Reconstructions are tailored to patient anatomy. Surgeons should have several plans for reconstruction, including routing a graft through a remote path, remembering that CTA will underestimate the amount of periaortic inflammation. Separate bypasses of the renal or visceral arteries are performed first before the aortic clamp is applied to reduce physiologic stress. This requires knowledge of the supraceliac and pararenal aorta exposures, which really begins with the correct choice of incisions, Dr. Bower said. This is based on the aortic segment to be treated, position of the new graft, the aortic clamp site, and patient body habitus.
Most patients with EVAR infections are approached with a midline abdominal incision extended along the xiphoid process, which is the lynch pin for allowing upward and lateral retraction of the abdominal wall, he said. Choosing an incision that allows a more vertical orientation to where the new aortic anastomosis and clamp site will be, rather than operating in a keyhole, is important.
The second step is to open up the pararenal space by moving the viscera out of the way. This begins by ligating the inferior mesenteric vein and adjacent lymphatics, which allows incision of an avascular plane along the base of the left transverse colon. Retractor blades are set to allow the upward and lateral retraction of the small bowel, the left colon, and pancreas.

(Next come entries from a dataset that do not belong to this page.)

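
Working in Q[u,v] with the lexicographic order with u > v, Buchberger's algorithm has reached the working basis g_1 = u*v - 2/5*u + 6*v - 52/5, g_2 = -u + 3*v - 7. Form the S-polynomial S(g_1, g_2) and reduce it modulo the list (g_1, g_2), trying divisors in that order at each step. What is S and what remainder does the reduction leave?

lcm(LM(g_1), LM(g_2)) = u*v.
S = (lcm/LT(g_1))·g_1 − (lcm/LT(g_2))·g_2 = -2/5*u + 3*v**2 - v - 52/5.
Reduce S modulo (g_1, g_2) in that order:
  leading term u: subtract (2/5)·g_2 from -2/5*u + 3*v**2 - v - 52/5 → 3*v**2 - 11/5*v - 38/5
  leading term v**2: no divisor's leading term divides it; move 3*v**2 to the remainder.
  leading term v: no divisor's leading term divides it; move -11/5*v to the remainder.
  leading term 1: no divisor's leading term divides it; move -38/5 to the remainder.
The remainder 3*v**2 - 11/5*v - 38/5 is nonzero, so it would be added as the next basis element.

S(g_1, g_2) = -2/5*u + 3*v**2 - v - 52/5; remainder on division = 3*v**2 - 11/5*v - 38/5.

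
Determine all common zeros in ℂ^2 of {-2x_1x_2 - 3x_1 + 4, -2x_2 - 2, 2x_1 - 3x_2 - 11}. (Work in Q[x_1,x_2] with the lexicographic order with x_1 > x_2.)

{(4, -1)}

Compute a lex Gröbner basis by Buchberger's algorithm.
f_1 = -2x_1x_2 - 3x_1 + 4, LT = x_1x_2.
f_2 = -2x_2 - 2, LT = x_2.
f_3 = 2x_1 - 3x_2 - 11, LT = x_1.

The S-polynomials (S(f_1,f_2), S(f_1,f_3), S(f_2,f_3)) all reduce to 0 modulo the current basis, so we have a Gröbner basis.
Inter-reduce: drop elements whose leading term is divisible by another's, tail-reduce, and make monic.
Reduced Gröbner basis: {x_1 - 4, x_2 + 1}.

A lex Gröbner basis eliminates variables successively. Here x_2 + 1 depends only on x_2, with roots {-1}; lifting each root through the earlier basis elements recovers the full solutions.
  x_2 = -1: the earlier basis element becomes x_1 - 4 = 0, giving x_1 = 4 — point (4, -1).
Each listed point satisfies every original equation (direct substitution).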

Exposure of the suprarenal or supramesenteric aorta requires mobilization of the left renal vein after ligation and division of its branches.
“If that vein is intensely involved in inflammation, don’t ligate the branches in case you have to divide that vein at the caval confluence. Otherwise, you’ll run into some dysfunction of that left kidney,” Dr. Bower cautioned.

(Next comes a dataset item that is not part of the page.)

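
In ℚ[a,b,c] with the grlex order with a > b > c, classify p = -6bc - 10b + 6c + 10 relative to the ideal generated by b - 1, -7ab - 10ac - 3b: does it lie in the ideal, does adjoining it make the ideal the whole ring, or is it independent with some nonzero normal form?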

To have a secure place for the aortic cross clamp, the crura must be divided on either side of the diaphragm at or above the supramesenteric aorta, he added.
Key steps in total graft explantation are to drain abscesses prior to surgery to lower the bacterial burden and thus reduce the postoperative inflammatory response, bypass renal/visceral arteries first, if needed, remove the infected graft, debride the aorta to healthy tissue, place the new graft and cover it with omentum, and repair the bowel, if needed.
A piece of the proximal aortic wall should be sent to pathology to ensure the absence of bacteria or microabscesses. Organism-specific antibiotics are administered intravenously for 6-8 weeks followed by lifelong oral antibiotics, he said.
An earlier report involving 24 patients with infected aortic endografts (21 EVARs and 3 thoracic EVARs) treated at Mayo Clinic between 1997 and 2012 revealed polymicrobial infection in 11 patients, with methicillin-resistant Staphylococcus aureus being common. Potential contributors to infection were endovascular reintervention in eight, aortoenteric fistula/erosion in four, and various remote infections (J. Vasc. Surg. 2013;58:371-9).
Rifampin-soaked grafts were used in 15 patients, cryopreserved grafts in 4, femoral vein in 2, and axillofemoral grafts in 3. At a median of 14 months follow-up, patient survival, graft-related complications, and reinfection rates were 79%, 13%, and 4%, respectively, Dr. Bower said.
Dr. Bower reported having no financial disclosures.